TRAFODION  Initialize authorization cannot be run in a DDL transaction As part of DDL transaction work, there is a goal to run all DDL and DDL like operations in a single DDL transaction. This delivery changes initialize trafodion and initialize authorization to make this happen.
Prior to DDL transactions, initialize authorization would either add or drop authorization support. Part of this required that all compiler processes associated with the master process be killed to clear out information stored in memory. When DDL transactions were added, killing the compiler processes caused the DDL transaction to abort. This means that initialize authorization could not be run in DDL transation. Initialize trafodion calls initialize authorization when security is enabled, so initialize trafodion was not able to run in DDL transactions.
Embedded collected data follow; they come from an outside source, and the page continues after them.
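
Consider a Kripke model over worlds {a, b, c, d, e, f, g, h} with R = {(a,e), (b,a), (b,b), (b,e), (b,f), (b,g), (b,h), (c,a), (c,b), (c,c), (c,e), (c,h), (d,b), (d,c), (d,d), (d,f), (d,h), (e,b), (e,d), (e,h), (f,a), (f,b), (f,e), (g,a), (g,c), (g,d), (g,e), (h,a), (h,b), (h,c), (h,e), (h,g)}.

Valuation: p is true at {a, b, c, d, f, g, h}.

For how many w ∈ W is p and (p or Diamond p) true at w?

a: p is T, p or Diamond p is T. ✓
b: p is T, p or Diamond p is T. ✓
c: p is T, p or Diamond p is T. ✓
d: p is T, p or Diamond p is T. ✓
e: p is F, p or Diamond p is T. ✗
f: p is T, p or Diamond p is T. ✓
g: p is T, p or Diamond p is T. ✓
h: p is T, p or Diamond p is T. ✓
Satisfying worlds: {a, b, c, d, f, g, h}.

7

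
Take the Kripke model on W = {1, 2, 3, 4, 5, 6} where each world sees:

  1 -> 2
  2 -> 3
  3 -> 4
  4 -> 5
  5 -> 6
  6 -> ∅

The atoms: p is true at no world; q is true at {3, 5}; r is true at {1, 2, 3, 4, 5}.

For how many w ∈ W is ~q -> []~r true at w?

1: ~q is T, []~r is F. ✗
2: ~q is T, []~r is F. ✗
3: ~q is F, []~r is F. ✓
4: ~q is T, []~r is F. ✗
5: ~q is F, []~r is T. ✓
6: ~q is T, []~r is T. ✓
Satisfying worlds: {3, 5, 6}.

3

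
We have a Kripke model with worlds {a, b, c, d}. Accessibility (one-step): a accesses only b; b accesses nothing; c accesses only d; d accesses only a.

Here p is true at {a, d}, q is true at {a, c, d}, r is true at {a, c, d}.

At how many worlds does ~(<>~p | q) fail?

3

a: <>~p | q is T. ✗
b: <>~p | q is F. ✓
c: <>~p | q is T. ✗
d: <>~p | q is T. ✗
Satisfying worlds: {b}.
So ~(<>~p | q) fails at the other 3 worlds.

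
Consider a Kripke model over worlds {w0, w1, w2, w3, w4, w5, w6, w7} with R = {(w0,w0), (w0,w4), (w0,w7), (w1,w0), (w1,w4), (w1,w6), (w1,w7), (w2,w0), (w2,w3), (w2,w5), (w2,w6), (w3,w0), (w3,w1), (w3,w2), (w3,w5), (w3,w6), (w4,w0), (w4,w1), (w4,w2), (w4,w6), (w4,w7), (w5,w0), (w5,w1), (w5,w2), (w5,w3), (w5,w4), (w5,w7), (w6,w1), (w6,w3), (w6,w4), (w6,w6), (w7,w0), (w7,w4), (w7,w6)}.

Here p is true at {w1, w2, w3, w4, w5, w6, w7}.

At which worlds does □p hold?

w0: successors {w0, w4, w7}; p there: w0:F, w4:T, w7:T. ✗
w1: successors {w0, w4, w6, w7}; p there: w0:F, w4:T, w6:T, w7:T. ✗
w2: successors {w0, w3, w5, w6}; p there: w0:F, w3:T, w5:T, w6:T. ✗
w3: successors {w0, w1, w2, w5, w6}; p there: w0:F, w1:T, w2:T, w5:T, w6:T. ✗
w4: successors {w0, w1, w2, w6, w7}; p there: w0:F, w1:T, w2:T, w6:T, w7:T. ✗
w5: successors {w0, w1, w2, w3, w4, w7}; p there: w0:F, w1:T, w2:T, w3:T, w4:T, w7:T. ✗
w6: successors {w1, w3, w4, w6}; p there: w1:T, w3:T, w4:T, w6:T. ✓
w7: successors {w0, w4, w6}; p there: w0:F, w4:T, w6:T. ✗

{w6}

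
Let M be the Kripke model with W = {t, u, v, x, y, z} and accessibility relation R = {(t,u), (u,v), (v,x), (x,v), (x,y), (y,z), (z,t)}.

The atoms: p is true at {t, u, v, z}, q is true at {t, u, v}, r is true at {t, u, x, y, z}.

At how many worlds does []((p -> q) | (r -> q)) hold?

5

t: successors {u}; (p -> q) | (r -> q) there: u:T. ✓
u: successors {v}; (p -> q) | (r -> q) there: v:T. ✓
v: successors {x}; (p -> q) | (r -> q) there: x:T. ✓
x: successors {v, y}; (p -> q) | (r -> q) there: v:T, y:T. ✓
y: successors {z}; (p -> q) | (r -> q) there: z:F. ✗
z: successors {t}; (p -> q) | (r -> q) there: t:T. ✓
Satisfying worlds: {t, u, v, x, z}.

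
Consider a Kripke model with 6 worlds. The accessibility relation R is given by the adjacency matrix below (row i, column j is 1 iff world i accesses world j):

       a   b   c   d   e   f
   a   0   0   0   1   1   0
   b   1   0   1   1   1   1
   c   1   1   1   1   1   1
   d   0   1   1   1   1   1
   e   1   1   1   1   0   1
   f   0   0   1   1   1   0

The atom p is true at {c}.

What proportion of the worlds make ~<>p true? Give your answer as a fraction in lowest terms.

a: <>p is F. ✓
b: <>p is T. ✗
c: <>p is T. ✗
d: <>p is T. ✗
e: <>p is T. ✗
f: <>p is T. ✗
That's 1 of 6 worlds, so 1/6.

1/6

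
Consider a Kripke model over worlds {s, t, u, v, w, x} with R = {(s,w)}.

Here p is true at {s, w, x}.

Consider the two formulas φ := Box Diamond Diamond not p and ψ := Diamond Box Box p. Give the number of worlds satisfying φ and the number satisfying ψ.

5 and 1

For Box Diamond Diamond not p:
s: successors {w}; Diamond Diamond not p there: w:F. ✗
t: no successors, so Box Diamond Diamond not p holds vacuously. ✓
u: no successors, so Box Diamond Diamond not p holds vacuously. ✓
v: no successors, so Box Diamond Diamond not p holds vacuously. ✓
w: no successors, so Box Diamond Diamond not p holds vacuously. ✓
x: no successors, so Box Diamond Diamond not p holds vacuously. ✓
— 5 worlds.
For Diamond Box Box p:
s: successors {w}; Box Box p there: w:T. ✓
t: no successors, so Diamond Box Box p fails. ✗
u: no successors, so Diamond Box Box p fails. ✗
v: no successors, so Diamond Box Box p fails. ✗
w: no successors, so Diamond Box Box p fails. ✗
x: no successors, so Diamond Box Box p fails. ✗
— 1 world.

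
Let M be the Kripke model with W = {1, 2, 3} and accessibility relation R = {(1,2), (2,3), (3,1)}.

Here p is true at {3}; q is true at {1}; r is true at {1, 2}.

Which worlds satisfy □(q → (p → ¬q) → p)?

1: successors {2}; q → (p → ¬q) → p there: 2:T. ✓
2: successors {3}; q → (p → ¬q) → p there: 3:T. ✓
3: successors {1}; q → (p → ¬q) → p there: 1:F. ✗

{1, 2}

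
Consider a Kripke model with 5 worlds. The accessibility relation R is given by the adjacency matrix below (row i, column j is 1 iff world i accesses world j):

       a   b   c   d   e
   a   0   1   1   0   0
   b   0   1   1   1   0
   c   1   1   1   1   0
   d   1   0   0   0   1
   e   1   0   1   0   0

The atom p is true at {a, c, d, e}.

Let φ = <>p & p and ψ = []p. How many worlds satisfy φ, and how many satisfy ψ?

For <>p & p:
a: <>p is T, p is T. ✓
b: <>p is T, p is F. ✗
c: <>p is T, p is T. ✓
d: <>p is T, p is T. ✓
e: <>p is T, p is T. ✓
— 4 worlds.
For []p:
a: successors {b, c}; p there: b:F, c:T. ✗
b: successors {b, c, d}; p there: b:F, c:T, d:T. ✗
c: successors {a, b, c, d}; p there: a:T, b:F, c:T, d:T. ✗
d: successors {a, e}; p there: a:T, e:T. ✓
e: successors {a, c}; p there: a:T, c:T. ✓
— 2 worlds.

4 and 2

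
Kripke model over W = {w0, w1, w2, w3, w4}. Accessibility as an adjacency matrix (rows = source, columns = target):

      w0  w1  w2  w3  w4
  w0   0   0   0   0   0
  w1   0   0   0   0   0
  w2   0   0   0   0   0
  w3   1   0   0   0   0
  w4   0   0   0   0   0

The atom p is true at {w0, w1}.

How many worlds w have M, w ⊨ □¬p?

w0: no successors, so □¬p holds vacuously. ✓
w1: no successors, so □¬p holds vacuously. ✓
w2: no successors, so □¬p holds vacuously. ✓
w3: successors {w0}; ¬p there: w0:F. ✗
w4: no successors, so □¬p holds vacuously. ✓
Satisfying worlds: {w0, w1, w2, w4}.

4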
A change was made to send a CmpMessageDatabaseUser request to the child arkcmp processes after authorization was initialized or dropped. This request is reponsible for setting appropriate memory attributes so we no longer require arkcmps to be terminated. Changes were piggy backed on current support that sends usernames and IDs to child arkcmps.
A new method called ContextCli::updateMxcmpSession is called during initialize and drop requests. This calls send a message to associated arkcmp process to update session attributes for user information. It then propagates the message to other child arkcmp processes.
To make this work, the following code was changed to generate and recognize the new message format: CmpStatement.cpp (process - CmpMessageDatabaseUser) Context.cpp (createMxcmpSession & updateMxcmpSession) ExSqlComp.cpp (resendControls)
The following was changed to support DDL transactions: CmpSeabaseDDLcommon.cpp (initSeabaseAuthorization & dropSeabaseAuthorization) GenPreCode.cpp (allow DDL transaction for initialize trafodion) SqlciErrors.txt (allow initialize authorization to succeed with warnings)
This also includes a change on how Trafodion processes alter user operations that allow predefined users to be modified by someone with the correct privileges.